Two South Carolina Cities Team Up for the Biggest Bassmaster Classic Ever

The third time was the charm for the Bassmaster Classic in the Greenville, South Carolina, region. The international fishing championship set attendance records— 143,323 people to be exact—in March. While a later-than-normal date certainly helped, all involved parties agree the seamless partnership between two neighboring communities—Greenville and Anderson—had bass-fishing fans biting to be part of the festivities. For example, nearly 500 people turned out at Anderson’s Green Pond Landing in the afternoon just to watch the anglers load their boats and begin driving toward the weigh-ins in Greenville. “The story is that one city with infrastructure assets and another city with natural resource assets came together to bring an international championship to their region,” says Michael Mulone, director of event and tourism partnerships at B.A.S.S., the organization behind the classic. “The numbers don't lie.” Anderson is home to Lake Hartwell, where the anglers went fishing for championship glory. Without the lake, which Mulone says is ideal for a large-scale event, the classic would never come to the region. But equally important are the facilities in Greenville—namely Bon Secours Wellness Arena and the 250,000-sq.-ft. TD Convention Center. “One without the other doesn't work,” says Robin Wright, CSEE, senior sales manager of sports at Visit GreenvilleSC. “It's a perfect partnership.” Neil Paul, executive director of Visit Anderson, says the cities remain close in geography and relationships. “We work together throughout the year,” he says. “Working on this project is a chance to work with friends in Greenville again.” The Greenville-Anderson region moved into elite company this year by hosting the Bassmaster Classic for a third time. By all accounts, the event’s magnitude has multiplied exponentially since 2008, when the upstate first landed the championship. The growth was most evident at the Classic Outdoor Expo presented by Dick’s Sporting Goods. Mulone says fire marshals considered closing the convention center because of the large crowd. “We were almost out of room,” he says.

Keys to Success

Multiple factors contributed to the record numbers, the first of which is the region didn’t set a goal based on attendance figures. Greenville and Anderson focused on details, including safety, fun and engagement, and trusted the results would speak for themselves. Temperatures were also quite a bit higher in March than when the classic came to town in February 2015. Mulone says the event looks for a sweet spot between late February and Easter each year.
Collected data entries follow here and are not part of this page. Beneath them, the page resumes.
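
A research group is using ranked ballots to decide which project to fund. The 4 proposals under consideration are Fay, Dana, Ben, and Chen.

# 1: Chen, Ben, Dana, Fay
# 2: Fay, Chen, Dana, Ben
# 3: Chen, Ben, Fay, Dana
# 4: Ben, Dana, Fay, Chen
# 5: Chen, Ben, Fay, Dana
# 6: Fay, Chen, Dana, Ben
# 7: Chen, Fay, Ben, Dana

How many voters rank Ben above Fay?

Ballots ranking Ben above Fay: 4.
Ballots ranking Fay above Ben: 3.
So 4 of 7 voters prefer Ben to Fay.

4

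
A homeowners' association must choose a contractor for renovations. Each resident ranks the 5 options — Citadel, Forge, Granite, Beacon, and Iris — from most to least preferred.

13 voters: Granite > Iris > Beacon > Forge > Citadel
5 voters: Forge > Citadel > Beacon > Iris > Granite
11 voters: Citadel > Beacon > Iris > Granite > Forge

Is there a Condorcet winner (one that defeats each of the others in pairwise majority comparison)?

Head-to-head results (29 voters total):
Citadel vs Forge: Forge wins 18–11.
Citadel vs Granite: Citadel wins 16–13.
Citadel vs Beacon: Citadel wins 16–13.
Citadel vs Iris: Citadel wins 16–13.
Forge vs Granite: Granite wins 24–5.
Forge vs Beacon: Beacon wins 24–5.
Forge vs Iris: Iris wins 24–5.
Granite vs Beacon: Beacon wins 16–13.
Granite vs Iris: Iris wins 16–13.
Beacon vs Iris: Beacon wins 16–13.
No candidate beats all others: Citadel beats Granite beats Forge beats Citadel, a majority cycle.

No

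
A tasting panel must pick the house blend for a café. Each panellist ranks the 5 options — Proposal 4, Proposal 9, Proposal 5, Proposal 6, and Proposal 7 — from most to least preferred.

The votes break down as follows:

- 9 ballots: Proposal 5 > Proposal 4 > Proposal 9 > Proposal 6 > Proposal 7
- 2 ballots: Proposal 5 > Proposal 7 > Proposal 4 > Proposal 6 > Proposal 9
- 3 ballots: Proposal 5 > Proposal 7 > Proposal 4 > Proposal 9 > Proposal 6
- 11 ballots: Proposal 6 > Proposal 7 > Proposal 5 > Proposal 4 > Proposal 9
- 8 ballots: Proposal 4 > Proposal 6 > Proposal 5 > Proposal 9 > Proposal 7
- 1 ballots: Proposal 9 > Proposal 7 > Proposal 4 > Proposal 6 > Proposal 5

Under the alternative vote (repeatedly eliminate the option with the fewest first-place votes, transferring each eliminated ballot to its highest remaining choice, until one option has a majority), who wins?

Proposal 6

Round 1: Proposal 5 14, Proposal 6 11, Proposal 4 8, Proposal 9 1, Proposal 7 0. Proposal 7 has the fewest and is eliminated.
Round 2: Proposal 5 14, Proposal 6 11, Proposal 4 8, Proposal 9 1. Proposal 9 has the fewest and is eliminated.
Round 3: Proposal 5 14, Proposal 6 11, Proposal 4 9. Proposal 4 has the fewest and is eliminated.
Round 4: Proposal 6 20, Proposal 5 14. Proposal 6 has a majority.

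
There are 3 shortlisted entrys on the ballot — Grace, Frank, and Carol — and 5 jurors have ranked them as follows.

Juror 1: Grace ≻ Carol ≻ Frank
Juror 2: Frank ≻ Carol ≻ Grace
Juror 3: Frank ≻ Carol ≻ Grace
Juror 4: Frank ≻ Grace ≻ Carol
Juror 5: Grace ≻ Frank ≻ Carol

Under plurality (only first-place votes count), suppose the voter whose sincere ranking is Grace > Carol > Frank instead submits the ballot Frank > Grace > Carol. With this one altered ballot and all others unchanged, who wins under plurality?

First-place totals with the altered ballot: Grace 1, Frank 4, Carol 0.
The winner is unchanged: still Frank.

Frank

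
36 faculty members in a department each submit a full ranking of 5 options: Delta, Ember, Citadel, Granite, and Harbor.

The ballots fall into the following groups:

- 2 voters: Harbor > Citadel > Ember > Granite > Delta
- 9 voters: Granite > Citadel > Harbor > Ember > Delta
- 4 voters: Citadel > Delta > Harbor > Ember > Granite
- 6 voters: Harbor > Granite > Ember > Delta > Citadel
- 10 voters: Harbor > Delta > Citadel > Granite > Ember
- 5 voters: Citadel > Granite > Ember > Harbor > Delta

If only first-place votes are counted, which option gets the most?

First-place vote totals:
  Delta: 0
  Ember: 0
  Citadel: 9
  Granite: 9
  Harbor: 18
Harbor has the most first-place votes.

Harbor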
It doesn’t want to compete with the Super Bowl, Daytona 500 or Miami International Boat Show, a major industry event held each February. Wright attributes the community’s excitement to its familiarity with the event and the fact it’s free to watch the fishers and attend the weigh-ins (at Bon Secours) and the trade show. Greenville’s recent success with other major events—like March Madness and the USA Triathlon Duathlon National Championships—have energized residents to come out to support the local sports tourism economy. Wright and Paul are confident B.A.S.S. will return for a fourth time, and Mulone gave no indication otherwise. In the meantime, Paul acknowledges the good showing should also bolster relations for some of the fishing group’s smaller event series to use Lake Hartwell. “The people of Anderson understand this natural resource is an economic driver,” says Mulone. “They may not have a big convention center or arena, but they know the lake draws people in and it’s important to take care of it.”